As we celebrate our nation’s Independence Day, it’s appropriate to reflect not only on that which makes us proud to be Americans, but also on how we can hand down to our children and grandchildren a system of justice that honors the Founding Fathers and the generations of patriots who followed them. We have much work to do, because at this time in our history the United States’ criminal justice system is broken. I provide a close examination of many of the problems in my book, “Illusion of Justice: Inside Making a Murderer and America’s Broken System” (Harper 2017), but I also believe we can fix what is ailing.
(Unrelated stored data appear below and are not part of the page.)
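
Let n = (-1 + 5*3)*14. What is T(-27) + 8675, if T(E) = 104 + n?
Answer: 8975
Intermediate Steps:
n = 196 (n = (-1 + 15)*14 = 14*14 = 196)
T(E) = 300 (T(E) = 104 + 196 = 300)
T(-27) + 8675 = 300 + 8675 = 8975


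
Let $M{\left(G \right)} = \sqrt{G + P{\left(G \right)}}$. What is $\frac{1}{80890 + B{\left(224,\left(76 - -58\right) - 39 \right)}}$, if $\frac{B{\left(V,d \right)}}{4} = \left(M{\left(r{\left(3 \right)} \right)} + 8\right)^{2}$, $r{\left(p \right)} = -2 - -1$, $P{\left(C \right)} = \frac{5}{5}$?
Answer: $\frac{1}{81146} \approx 1.2323 \cdot 10^{-5}$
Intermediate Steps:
$P{\left(C \right)} = 1$ ($P{\left(C \right)} = 5 \cdot \frac{1}{5} = 1$)
$r{\left(p \right)} = -1$ ($r{\left(p \right)} = -2 + 1 = -1$)
$M{\left(G \right)} = \sqrt{1 + G}$ ($M{\left(G \right)} = \sqrt{G + 1} = \sqrt{1 + G}$)
$B{\left(V,d \right)} = 256$ ($B{\left(V,d \right)} = 4 \left(\sqrt{1 - 1} + 8\right)^{2} = 4 \left(\sqrt{0} + 8\right)^{2} = 4 \left(0 + 8\right)^{2} = 4 \cdot 8^{2} = 4 \cdot 64 = 256$)
$\frac{1}{80890 + B{\left(224,\left(76 - -58\right) - 39 \right)}} = \frac{1}{80890 + 256} = \frac{1}{81146}$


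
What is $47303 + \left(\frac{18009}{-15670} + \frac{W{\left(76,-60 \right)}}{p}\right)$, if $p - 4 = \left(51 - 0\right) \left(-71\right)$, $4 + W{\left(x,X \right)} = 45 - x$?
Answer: $\frac{2680993292067}{56678390} \approx 47302.0$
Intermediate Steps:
$W{\left(x,X \right)} = 41 - x$ ($W{\left(x,X \right)} = -4 - \left(-45 + x\right) = 41 - x$)
$p = -3617$ ($p = 4 + \left(51 - 0\right) \left(-71\right) = 4 + \left(51 + 0\right) \left(-71\right) = 4 + 51 \left(-71\right) = 4 - 3621 = -3617$)
$47303 + \left(\frac{18009}{-15670} + \frac{W{\left(76,-60 \right)}}{p}\right) = 47303 + \left(\frac{18009}{-15670} + \frac{41 - 76}{-3617}\right) = 47303 + \left(18009 \left(- \frac{1}{15670}\right) + \left(41 - 76\right) \left(- \frac{1}{3617}\right)\right) = 47303 - \frac{64590103}{56678390} = \frac{2680993292067}{56678390}$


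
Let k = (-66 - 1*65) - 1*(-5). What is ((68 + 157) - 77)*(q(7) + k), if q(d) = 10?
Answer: -17168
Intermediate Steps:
k = -126 (k = (-66 - 65) + 5 = -131 + 5 = -126)
((68 + 157) - 77)*(q(7) + k) = ((68 + 157) - 77)*(10 - 126) = (225 - 77)*(-116) = 148*(-116) = -17168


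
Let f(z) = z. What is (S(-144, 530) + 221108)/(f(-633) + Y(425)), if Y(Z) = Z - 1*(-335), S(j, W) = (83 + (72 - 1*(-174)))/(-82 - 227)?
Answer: 68322043/39243 ≈ 1741.0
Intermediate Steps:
S(j, W) = -329/309 (S(j, W) = (83 + (72 + 174))/(-309) = (83 + 246)*(-1/309) = 329*(-1/309) = -329/309)
Y(Z) = 335 + Z (Y(Z) = Z + 335 = 335 + Z)
(S(-144, 530) + 221108)/(f(-633) + Y(425)) = (-329/309 + 221108)/(-633 + (335 + 425)) = 68322043/(309*(-633 + 760)) = (68322043/309)/127 = (68322043/309)*(1/127) = 68322043/39243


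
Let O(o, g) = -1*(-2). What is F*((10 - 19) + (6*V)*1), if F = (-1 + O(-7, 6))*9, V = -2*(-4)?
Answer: 351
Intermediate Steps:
O(o, g) = 2
V = 8
F = 9 (F = (-1 + 2)*9 = 1*9 = 9)
F*((10 - 19) + (6*V)*1) = 9*((10 - 19) + (6*8)*1) = 9*(-9 + 48*1) = 9*(-9 + 48) = 9*39 = 351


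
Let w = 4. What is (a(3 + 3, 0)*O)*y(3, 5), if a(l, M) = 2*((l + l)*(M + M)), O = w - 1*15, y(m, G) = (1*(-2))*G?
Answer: 0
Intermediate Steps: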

Dean Strang and I traveled across the U.S. and internationally on a lecture tour following the success of the Netflix documentary series Making A Murderer, which recounted the murder trials of Steven Avery and Brendan Dassey.
On that lecture circuit, we were asked a number of insightful and challenging questions from concerned members of the public. One of the most important: If I am not a police officer, lawyer or judge, what can I do to make the justice system better? I provide some suggestions in my book, but here is a simple one:
Take Jury Duty Seriously
One of the most important contributions each of us can make is to embrace jury service. For many people, the prospect of jury duty is on par with a root canal – something that makes people grimace and devise a plan to dodge it. This leaves a small pool of potential jurors who may not be representative of the community, much less of the defendant’s peers.
There is a lot of praise – and rightfully so – for the brave men and women who enlist in the various branches of the U.S. military to serve and protect our nation. They put themselves in harms way to defend our constitution. But we can also defend that same constitution by accepting our civic duty to serve as jurors, without the risk of harm those serving in the military face. Jury duty is the only chance most people get to participate directly in the judicial branch of our government. We need to accept that duty generously.
Remember, answering the call for jury duty does not mean you will actually serve on a jury. It is equally important to be honest with the judge and lawyers if you cannot be impartial in a case. If pretrial publicity or a personal experience in your life could impact how you assess the case, say so. That’s doing your duty just as much as serving on a particular jury. A case better suited to you may come around later. Of course, you must also be honest about upholding those fundamental principles that have formed the bedrock of this nation’s justice system: the presumption of innocence and the government’s burden of proof beyond a reasonable doubt.
Together we can fix our justice system so that generations that follow will be just as proud to embrace the celebration of the Fourth of July.